Update: The link to the Good Weekend story is no longer active. To find the article, you’ll need to use the Advanced Search function at Press Display. The date you need 5 May 2012 in Good Weekend, and just search for Meryl Dorey in the body of the article. You’ll still need to pay, unfortunately.
This weekend’s Good Weekend magazine (paywall) has a story by Benjamin Law titled Adverse Reactions. At first sight, it looks as though it’s going to be a profile of Meryl Dorey from the discredited AVN, including benign photo. But it turns out to be a well-written and well-researched piece that eventually puts Meryl in her place. There’a some good background on the reality behind the MMR scare, and although Meryl’s views get more attention than I’d like, Benjamin is obviously not a subscriber to the usual depressing false balance nonsense of the mainstream media.
I particularly appreciated the sting in the tail of the article:
“What are you more afraid of,” I ask, “whooping cough or its vaccine?”
Dorey smiles. “I’m more afraid of ignorance.”

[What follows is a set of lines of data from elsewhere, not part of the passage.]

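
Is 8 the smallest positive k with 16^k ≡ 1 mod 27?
Powers of 16 mod 27: 16^1≡16, 16^2≡13, 16^3≡19, 16^4≡7, 16^5≡4, 16^6≡10, 16^7≡25, 16^8≡22, 16^9≡1. 16^8≡22≢1, so ord ≠ 8. No, the actual order is 9.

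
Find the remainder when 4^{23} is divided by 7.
By Fermat: 4^{6} ≡ 1 (mod 7). 23 = 3×6 + 5. So 4^{23} ≡ 4^{5} ≡ 2 (mod 7)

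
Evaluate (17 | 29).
(17/29) = 17^{14} mod 29 = -1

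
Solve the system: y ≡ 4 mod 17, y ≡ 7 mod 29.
M = 17 × 29 = 493. M₁ = 29, y₁ ≡ 10 mod 17. M₂ = 17, y₂ ≡ 12 mod 29. y = 4×29×10 + 7×17×12 ≡ 123 mod 493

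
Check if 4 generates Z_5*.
4^{2} ≡ 1 (mod 5) and 2 < 4, so ord_5(4) = 2 ≠ 4 and 4 is not a primitive root.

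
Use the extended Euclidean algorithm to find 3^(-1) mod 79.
Extended GCD: 3(-26) + 79(1) = 1. So 3^(-1) ≡ -26 ≡ 53 mod 79. Verify: 3 × 53 = 159 ≡ 1 mod 79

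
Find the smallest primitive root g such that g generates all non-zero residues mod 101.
g = 2. For each prime q|100: 2^{50}≡100, 2^{20}≡95, none ≡ 1, so ord_101(2) = 100 and 2 is a primitive root.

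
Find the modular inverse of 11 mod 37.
Since 37 is prime, by Fermat 11^(-1) ≡ 11^{35} ≡ 27 (mod 37). Verify: 11 × 27 = 297 ≡ 1 (mod 37)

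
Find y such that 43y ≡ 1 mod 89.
Since 89 is prime, by Fermat 43^(-1) ≡ 43^{87} ≡ 29 mod 89. Verify: 43 × 29 = 1247 ≡ 1 mod 89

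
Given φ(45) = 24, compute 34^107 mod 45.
By Euler: 34^{24} ≡ 1 mod 45 since gcd(34, 45) = 1. 107 = 4×24 + 11. So 34^{107} ≡ 34^{11} ≡ 4 mod 45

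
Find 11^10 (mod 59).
By repeated squaring (mod 59): 11^{1}≡11, 11^{2}≡3, 11^{4}≡9, 11^{8}≡22. Then 11^{10} = 11^{8+2} ≡ 22 × 3 ≡ 7 (mod 59)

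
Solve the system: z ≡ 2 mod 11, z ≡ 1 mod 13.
M = 11 × 13 = 143. M₁ = 13, y₁ ≡ 6 mod 11. M₂ = 11, y₂ ≡ 6 mod 13. z = 2×13×6 + 1×11×6 ≡ 79 mod 143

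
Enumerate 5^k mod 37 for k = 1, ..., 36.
5^1, 5^2, ..., 5^{36} mod 37: [5, 25, 14, 33, 17, 11, 18, 16, 6, 30, 2, 10, 13, 28, 29, 34, 22, 36, 32, 12, 23, 4, 20, 26, 19, 21, 31, 7, 35, 27, 24, 9, 8, 3, 15, 1]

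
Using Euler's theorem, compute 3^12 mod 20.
By Euler: 3^{8} ≡ 1 mod 20 since gcd(3, 20) = 1. 12 = 1×8 + 4. So 3^{12} ≡ 3^{4} ≡ 1 mod 20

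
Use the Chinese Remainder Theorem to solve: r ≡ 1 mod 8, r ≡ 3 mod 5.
M = 8 × 5 = 40. M₁ = 5, y₁ ≡ 5 mod 8. M₂ = 8, y₂ ≡ 2 mod 5. r = 1×5×5 + 3×8×2 ≡ 33 mod 40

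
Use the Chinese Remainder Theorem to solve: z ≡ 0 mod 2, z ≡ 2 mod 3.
M = 2 × 3 = 6. M₁ = 3, y₁ ≡ 1 mod 2. M₂ = 2, y₂ ≡ 2 mod 3. z = 0×3×1 + 2×2×2 ≡ 2 mod 6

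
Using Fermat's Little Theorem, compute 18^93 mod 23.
By Fermat: 18^{22} ≡ 1 mod 23. 93 = 4×22 + 5. So 18^{93} ≡ 18^{5} ≡ 3 mod 23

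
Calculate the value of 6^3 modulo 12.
6^{3} = 216 ≡ 0 mod 12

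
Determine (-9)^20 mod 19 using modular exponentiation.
Using Fermat: (-9)^{18} ≡ 1 mod 19. 20 ≡ 2 mod 18. So (-9)^{20} ≡ (-9)^{2} ≡ 5 mod 19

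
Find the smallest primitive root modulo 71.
g = 7. For each prime q|70: 7^{35}≡70, 7^{14}≡54, 7^{10}≡45, none ≡ 1, so ord_71(7) = 70 and 7 is a primitive root.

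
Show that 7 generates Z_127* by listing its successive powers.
7^1, 7^2, ..., 7^{126} mod 127: [7, 49, 89, 115, 43, 47, 75, 17, 119, 71, 116, 50, 96, 37, 5, 35, 118, 64, 67, 88, 108, 121, 85, 87, 101, 72, 123, 99, 58, 25, 48, 82, 66, 81, 59, 32, 97, 44, 54, 124, 106, 107, 114, 36, 125, 113, 29, 76, 24, 41, 33, 104, 93, 16, 112, 22, 27, 62, 53, 117, 57, 18, 126, 120, 78, 38, 12, 84, 80, 52, 110, 8, 56, 11, 77, 31, 90, 122, 92, 9, 63, 60, 39, 19, 6, 42, 40, 26, 55, 4, 28, 69, 102, 79, 45, 61, 46, 68, 95, 30, 83, 73, 3, 21, 20, 13, 91, 2, 14, 98, 51, 103, 86, 94, 23, 34, 111, 15, 105, 100, 65, 74, 10, 70, 109, 1]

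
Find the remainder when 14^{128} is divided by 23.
By Fermat: 14^{22} ≡ 1 (mod 23). 128 = 5×22 + 18. So 14^{128} ≡ 14^{18} ≡ 4 (mod 23)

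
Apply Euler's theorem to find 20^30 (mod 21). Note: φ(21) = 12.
By Euler: 20^{12} ≡ 1 (mod 21) since gcd(20, 21) = 1. 30 = 2×12 + 6. So 20^{30} ≡ 20^{6} ≡ 1 (mod 21)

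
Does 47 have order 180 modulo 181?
ord_181(47) divides 180. For each prime q|180: 47^{90}≡180, 47^{60}≡48, 47^{36}≡125, none ≡ 1. So 47 has order 180 and is a primitive root mod 181.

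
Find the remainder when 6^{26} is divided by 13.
By Fermat: 6^{12} ≡ 1 mod 13. 26 = 2×12 + 2. So 6^{26} ≡ 6^{2} ≡ 10 mod 13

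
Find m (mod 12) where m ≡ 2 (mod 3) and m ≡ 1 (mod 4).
M = 3 × 4 = 12. M₁ = 4, y₁ ≡ 1 (mod 3). M₂ = 3, y₂ ≡ 3 (mod 4). m = 2×4×1 + 1×3×3 ≡ 5 (mod 12)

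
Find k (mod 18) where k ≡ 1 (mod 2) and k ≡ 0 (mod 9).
M = 2 × 9 = 18. M₁ = 9, y₁ ≡ 1 (mod 2). M₂ = 2, y₂ ≡ 5 (mod 9). k = 1×9×1 + 0×2×5 ≡ 9 (mod 18)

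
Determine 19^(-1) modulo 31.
Since 31 is prime, by Fermat 19^(-1) ≡ 19^{29} ≡ 18 (mod 31). Verify: 19 × 18 = 342 ≡ 1 (mod 31)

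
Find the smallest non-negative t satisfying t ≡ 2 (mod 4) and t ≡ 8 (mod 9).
M = 4 × 9 = 36. M₁ = 9, y₁ ≡ 1 (mod 4). M₂ = 4, y₂ ≡ 7 (mod 9). t = 2×9×1 + 8×4×7 ≡ 26 (mod 36)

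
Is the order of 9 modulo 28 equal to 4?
Powers of 9 mod 28: 9^1≡9, 9^2≡25, 9^3≡1. Already 9^3≡1, so the order is 3 < 4. No, the actual order is 3.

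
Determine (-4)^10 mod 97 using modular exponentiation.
By repeated squaring (mod 97): (-4)^{1}≡93, (-4)^{2}≡16, (-4)^{4}≡62, (-4)^{8}≡61. Then (-4)^{10} = (-4)^{8+2} ≡ 61 × 16 ≡ 6 (mod 97)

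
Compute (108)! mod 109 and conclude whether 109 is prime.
(108)! mod 109 = 108. Since 108 ≡ -1 mod 109, 109 is prime.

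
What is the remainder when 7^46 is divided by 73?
By repeated squaring mod 73: 7^{1}≡7, 7^{2}≡49, 7^{4}≡65, 7^{8}≡64, 7^{16}≡8, 7^{32}≡64. Then 7^{46} = 7^{32+8+4+2} ≡ 64 × 64 × 65 × 49 ≡ 3 mod 73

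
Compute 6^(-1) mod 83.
Since 83 is prime, by Fermat 6^(-1) ≡ 6^{81} ≡ 14 mod 83. Verify: 6 × 14 = 84 ≡ 1 mod 83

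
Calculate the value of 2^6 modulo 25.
By repeated squaring (mod 25): 2^{1}≡2, 2^{2}≡4, 2^{4}≡16. Then 2^{6} = 2^{4+2} ≡ 16 × 4 ≡ 14 (mod 25)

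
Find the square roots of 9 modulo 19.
The square roots of 9 mod 19 are 16 and 3. Verify: 16² = 256 ≡ 9 (mod 19)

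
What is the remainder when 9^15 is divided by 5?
Using Fermat: 9^{4} ≡ 1 mod 5. 15 ≡ 3 mod 4. So 9^{15} ≡ 9^{3} ≡ 4 mod 5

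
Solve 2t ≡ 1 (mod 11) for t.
Since 11 is prime, by Fermat 2^(-1) ≡ 2^{9} ≡ 6 (mod 11). Verify: 2 × 6 = 12 ≡ 1 (mod 11)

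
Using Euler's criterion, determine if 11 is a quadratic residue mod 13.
By Euler's criterion: 11^{6} ≡ 12 (mod 13). Since this equals -1 (≡ 12), 11 is not a QR.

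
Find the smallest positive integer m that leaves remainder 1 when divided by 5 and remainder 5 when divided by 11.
M = 5 × 11 = 55. M₁ = 11, y₁ ≡ 1 mod 5. M₂ = 5, y₂ ≡ 9 mod 11. m = 1×11×1 + 5×5×9 ≡ 16 mod 55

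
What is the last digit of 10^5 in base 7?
By repeated squaring (mod 7): 10^{1}≡3, 10^{2}≡2, 10^{4}≡4. Then 10^{5} = 10^{4+1} ≡ 4 × 3 ≡ 5 (mod 7)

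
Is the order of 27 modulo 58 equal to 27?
Powers of 27 mod 58: 27^1≡27, 27^2≡33, 27^3≡21, 27^4≡45, 27^5≡55, 27^6≡35, 27^7≡17, 27^8≡53, 27^9≡39, 27^10≡9, 27^11≡11, 27^12≡7, 27^13≡15, 27^14≡57, 27^15≡31, 27^16≡25, 27^17≡37, 27^18≡13, 27^19≡3, 27^20≡23, 27^21≡41, 27^22≡5, 27^23≡19, 27^24≡49, 27^25≡47, 27^26≡51, 27^27≡43, 27^28≡1. 27^27≡43≢1, so ord ≠ 27. No, the actual order is 28.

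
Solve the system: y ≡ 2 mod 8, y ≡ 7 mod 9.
M = 8 × 9 = 72. M₁ = 9, y₁ ≡ 1 mod 8. M₂ = 8, y₂ ≡ 8 mod 9. y = 2×9×1 + 7×8×8 ≡ 34 mod 72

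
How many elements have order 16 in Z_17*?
Number of primitive roots mod 17 = φ(p-1) = φ(16) = 8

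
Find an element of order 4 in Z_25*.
7 has order 4 mod 25 since 7^{4} ≡ 1 mod 25 and no smaller power works.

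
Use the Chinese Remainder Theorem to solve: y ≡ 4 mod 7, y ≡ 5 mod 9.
M = 7 × 9 = 63. M₁ = 9, y₁ ≡ 4 mod 7. M₂ = 7, y₂ ≡ 4 mod 9. y = 4×9×4 + 5×7×4 ≡ 32 mod 63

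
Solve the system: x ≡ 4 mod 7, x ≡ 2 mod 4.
M = 7 × 4 = 28. M₁ = 4, y₁ ≡ 2 mod 7. M₂ = 7, y₂ ≡ 3 mod 4. x = 4×4×2 + 2×7×3 ≡ 18 mod 28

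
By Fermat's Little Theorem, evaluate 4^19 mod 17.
By Fermat: 4^{16} ≡ 1 (mod 17). So 4^{19} = 4^{16} · 4^{3} ≡ 4^{3} ≡ 13 (mod 17)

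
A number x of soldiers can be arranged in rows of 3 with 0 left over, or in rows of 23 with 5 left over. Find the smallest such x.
M = 3 × 23 = 69. M₁ = 23, y₁ ≡ 2 (mod 3). M₂ = 3, y₂ ≡ 8 (mod 23). x = 0×23×2 + 5×3×8 ≡ 51 (mod 69)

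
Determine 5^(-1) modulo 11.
Since 11 is prime, by Fermat 5^(-1) ≡ 5^{9} ≡ 9 mod 11. Verify: 5 × 9 = 45 ≡ 1 mod 11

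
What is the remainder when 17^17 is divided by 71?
By repeated squaring (mod 71): 17^{1}≡17, 17^{2}≡5, 17^{4}≡25, 17^{8}≡57, 17^{16}≡54. Then 17^{17} = 17^{16+1} ≡ 54 × 17 ≡ 66 (mod 71)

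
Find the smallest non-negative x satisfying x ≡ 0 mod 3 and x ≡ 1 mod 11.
M = 3 × 11 = 33. M₁ = 11, y₁ ≡ 2 mod 3. M₂ = 3, y₂ ≡ 4 mod 11. x = 0×11×2 + 1×3×4 ≡ 12 mod 33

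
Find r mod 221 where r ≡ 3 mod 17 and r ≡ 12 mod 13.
M = 17 × 13 = 221. M₁ = 13, y₁ ≡ 4 mod 17. M₂ = 17, y₂ ≡ 10 mod 13. r = 3×13×4 + 12×17×10 ≡ 207 mod 221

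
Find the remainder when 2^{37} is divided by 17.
By Fermat: 2^{16} ≡ 1 mod 17. 37 = 2×16 + 5. So 2^{37} ≡ 2^{5} ≡ 15 mod 17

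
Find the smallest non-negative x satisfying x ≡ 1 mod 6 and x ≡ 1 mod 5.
M = 6 × 5 = 30. M₁ = 5, y₁ ≡ 5 mod 6. M₂ = 6, y₂ ≡ 1 mod 5. x = 1×5×5 + 1×6×1 ≡ 1 mod 30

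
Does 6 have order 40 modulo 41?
ord_41(6) divides 40. For each prime q|40: 6^{20}≡40, 6^{8}≡10, none ≡ 1. So 6 has order 40 and is a primitive root mod 41.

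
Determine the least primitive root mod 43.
g = 3. Powers: [3, 9, 27, 38, 28, 41, 37, 25, 32, 10, ...] generates all 42 non-zero residues.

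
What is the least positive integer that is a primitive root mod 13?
g = 2. For each prime q|12: 2^{6}≡12, 2^{4}≡3, none ≡ 1, so ord_13(2) = 12 and 2 is a primitive root.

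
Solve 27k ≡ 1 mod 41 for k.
Since 41 is prime, by Fermat 27^(-1) ≡ 27^{39} ≡ 38 mod 41. Verify: 27 × 38 = 1026 ≡ 1 mod 41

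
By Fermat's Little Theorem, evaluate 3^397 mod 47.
By Fermat: 3^{46} ≡ 1 mod 47. 397 ≡ 29 mod 46. So 3^{397} ≡ 3^{29} ≡ 24 mod 47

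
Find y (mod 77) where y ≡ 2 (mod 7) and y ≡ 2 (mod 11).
M = 7 × 11 = 77. M₁ = 11, y₁ ≡ 2 (mod 7). M₂ = 7, y₂ ≡ 8 (mod 11). y = 2×11×2 + 2×7×8 ≡ 2 (mod 77)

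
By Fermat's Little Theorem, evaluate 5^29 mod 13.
By Fermat: 5^{12} ≡ 1 (mod 13). 29 = 2×12 + 5. So 5^{29} ≡ 5^{5} ≡ 5 (mod 13)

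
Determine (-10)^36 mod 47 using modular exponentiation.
By repeated squaring (mod 47): (-10)^{1}≡37, (-10)^{2}≡6, (-10)^{4}≡36, (-10)^{8}≡27, (-10)^{16}≡24, (-10)^{32}≡12. Then (-10)^{36} = (-10)^{32+4} ≡ 12 × 36 ≡ 9 (mod 47)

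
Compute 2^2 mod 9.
2^{2} = 4 ≡ 4 (mod 9)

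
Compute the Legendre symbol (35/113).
(35/113) = 35^{56} mod 113 = -1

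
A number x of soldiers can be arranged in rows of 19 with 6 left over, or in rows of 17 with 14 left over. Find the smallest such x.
M = 19 × 17 = 323. M₁ = 17, y₁ ≡ 9 mod 19. M₂ = 19, y₂ ≡ 9 mod 17. x = 6×17×9 + 14×19×9 ≡ 82 mod 323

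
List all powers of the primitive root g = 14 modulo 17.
14^1, 14^2, ..., 14^{16} mod 17: [14, 9, 7, 13, 12, 15, 6, 16, 3, 8, 10, 4, 5, 2, 11, 1]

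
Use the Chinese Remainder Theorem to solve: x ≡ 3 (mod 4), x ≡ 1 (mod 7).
M = 4 × 7 = 28. M₁ = 7, y₁ ≡ 3 (mod 4). M₂ = 4, y₂ ≡ 2 (mod 7). x = 3×7×3 + 1×4×2 ≡ 15 (mod 28)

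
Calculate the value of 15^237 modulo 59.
Using Fermat: 15^{58} ≡ 1 mod 59. 237 ≡ 5 mod 58. So 15^{237} ≡ 15^{5} ≡ 45 mod 59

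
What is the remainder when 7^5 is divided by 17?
By repeated squaring mod 17: 7^{1}≡7, 7^{2}≡15, 7^{4}≡4. Then 7^{5} = 7^{4+1} ≡ 4 × 7 ≡ 11 mod 17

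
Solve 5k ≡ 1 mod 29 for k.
Since 29 is prime, by Fermat 5^(-1) ≡ 5^{27} ≡ 6 mod 29. Verify: 5 × 6 = 30 ≡ 1 mod 29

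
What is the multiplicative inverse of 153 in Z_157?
Since 157 is prime, by Fermat 153^(-1) ≡ 153^{155} ≡ 39 (mod 157). Verify: 153 × 39 = 5967 ≡ 1 (mod 157)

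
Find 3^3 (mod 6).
3^{3} = 27 ≡ 3 (mod 6)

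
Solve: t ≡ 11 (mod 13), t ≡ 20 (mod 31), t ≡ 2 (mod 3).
M = 13 × 31 × 3 = 1209. M₁ = 93, y₁ ≡ 7 (mod 13). M₂ = 39, y₂ ≡ 4 (mod 31). M₃ = 403, y₃ ≡ 1 (mod 3). t = 11×93×7 + 20×39×4 + 2×403×1 ≡ 206 (mod 1209)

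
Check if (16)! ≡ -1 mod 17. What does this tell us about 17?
(16)! mod 17 = 16. Since this equals -1 mod 17, Wilson confirms 17 is prime.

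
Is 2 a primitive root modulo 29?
ord_29(2) divides 28. For each prime q|28: 2^{14}≡28, 2^{4}≡16, none ≡ 1. So 2 has order 28 and is a primitive root mod 29.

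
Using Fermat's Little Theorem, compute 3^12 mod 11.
By Fermat: 3^{10} ≡ 1 mod 11. So 3^{12} = 3^{10} · 3^{2} ≡ 3^{2} ≡ 9 mod 11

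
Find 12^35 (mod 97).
By repeated squaring (mod 97): 12^{1}≡12, 12^{2}≡47, 12^{4}≡75, 12^{8}≡96, 12^{16}≡1, 12^{32}≡1. Then 12^{35} = 12^{32+2+1} ≡ 1 × 47 × 12 ≡ 79 (mod 97)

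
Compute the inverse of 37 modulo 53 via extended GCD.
Extended GCD: 37(-10) + 53(7) = 1. So 37^(-1) ≡ -10 ≡ 43 mod 53. Verify: 37 × 43 = 1591 ≡ 1 mod 53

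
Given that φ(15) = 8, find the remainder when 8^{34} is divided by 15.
By Euler: 8^{8} ≡ 1 (mod 15) since gcd(8, 15) = 1. 34 = 4×8 + 2. So 8^{34} ≡ 8^{2} ≡ 4 (mod 15)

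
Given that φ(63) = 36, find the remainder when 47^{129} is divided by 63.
By Euler: 47^{36} ≡ 1 (mod 63) since gcd(47, 63) = 1. 129 = 3×36 + 21. So 47^{129} ≡ 47^{21} ≡ 62 (mod 63)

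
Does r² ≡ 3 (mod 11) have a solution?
By Euler's criterion: 3^{5} ≡ 1 (mod 11). Since this equals 1, 3 is a QR.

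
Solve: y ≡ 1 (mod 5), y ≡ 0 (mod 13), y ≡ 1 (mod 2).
M = 5 × 13 × 2 = 130. M₁ = 26, y₁ ≡ 1 (mod 5). M₂ = 10, y₂ ≡ 4 (mod 13). M₃ = 65, y₃ ≡ 1 (mod 2). y = 1×26×1 + 0×10×4 + 1×65×1 ≡ 91 (mod 130)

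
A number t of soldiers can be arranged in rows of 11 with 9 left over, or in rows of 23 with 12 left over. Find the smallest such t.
M = 11 × 23 = 253. M₁ = 23, y₁ ≡ 1 mod 11. M₂ = 11, y₂ ≡ 21 mod 23. t = 9×23×1 + 12×11×21 ≡ 196 mod 253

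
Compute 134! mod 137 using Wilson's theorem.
(136)! = (134)! × (135) × (136) ≡ -1 mod 137. So (134)! ≡ -1 × [(136)(135)]^(-1) ≡ 68 mod 137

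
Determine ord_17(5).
Powers of 5 mod 17: 5^1≡5, 5^2≡8, 5^3≡6, 5^4≡13, 5^5≡14, 5^6≡2, 5^7≡10, 5^8≡16, 5^9≡12, 5^10≡9, 5^11≡11, 5^12≡4, 5^13≡3, 5^14≡15, 5^15≡7, 5^16≡1. Order = 16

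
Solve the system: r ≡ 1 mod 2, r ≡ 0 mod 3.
M = 2 × 3 = 6. M₁ = 3, y₁ ≡ 1 mod 2. M₂ = 2, y₂ ≡ 2 mod 3. r = 1×3×1 + 0×2×2 ≡ 3 mod 6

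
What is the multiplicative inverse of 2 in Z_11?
Since 11 is prime, by Fermat 2^(-1) ≡ 2^{9} ≡ 6 mod 11. Verify: 2 × 6 = 12 ≡ 1 mod 11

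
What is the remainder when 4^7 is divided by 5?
Using Fermat: 4^{4} ≡ 1 mod 5. 7 ≡ 3 mod 4. So 4^{7} ≡ 4^{3} ≡ 4 mod 5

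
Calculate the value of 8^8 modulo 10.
By repeated squaring mod 10: 8^{1}≡8, 8^{2}≡4, 8^{4}≡6, 8^{8}≡6. So 8^{8} ≡ 6 mod 10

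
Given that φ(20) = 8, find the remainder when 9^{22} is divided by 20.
By Euler: 9^{8} ≡ 1 (mod 20) since gcd(9, 20) = 1. 22 = 2×8 + 6. So 9^{22} ≡ 9^{6} ≡ 1 (mod 20)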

When I tell her that doesn’t answer my question, Dorey laughs brightly. “I think it’s a really good answer!” she says.
In any case, Dorey gives the impression whooping cough isn’t all that bad. she says it can be treated with alternative remedies. When her husband and all their children contracted it years ago, they treated it homeopathically. I am quietly appalled. Two years ago, I contracted whooping cough (even though I had been vaccinated as a child: immunity recedes as we age). For three months I suffered from an uncontrollable racking so intense I wept and almost vomited every night. Surely in babies, I suggest to Dorey, the disease is far more dangerous and warrants vaccination.
“If it were me,” she says, “I would use homeopathy.”
“What is in it exactly?” I ask.
“Nothing,” she says, a little mysteriously. “It’s energy medicine, like quantum medicine.” She pauses, then laughs. “I’m not a homeopath, so I’m probably not the best person to tell you exactly how this works.”
But because she is Meryl Dorey, and because she’s here to help, she proceeds to explain it to me anyway.
So there you go. Meryl can tell as all about not only the failings of the scientific community, but the mysteries of ‘quantum medicine’ and homeopathy as well.
Nicely written, Benjamin Law.
By the way, Michael Simpson at Skeptical Raptor’s Blog has regular updates about outbreaks of whooping cough and other preventable diseases.
I also write about Zombies.
I actually think the article is far too nice to Meryl. Giving her airtime or column inches only feeds the nonsense, no matter how subversive the journalist. Mia Freedman was quoted in the story as saying she wouldn’t give Meryl/AVN validation by contributing to the article: Mia was right, Ben Law was a facilitator.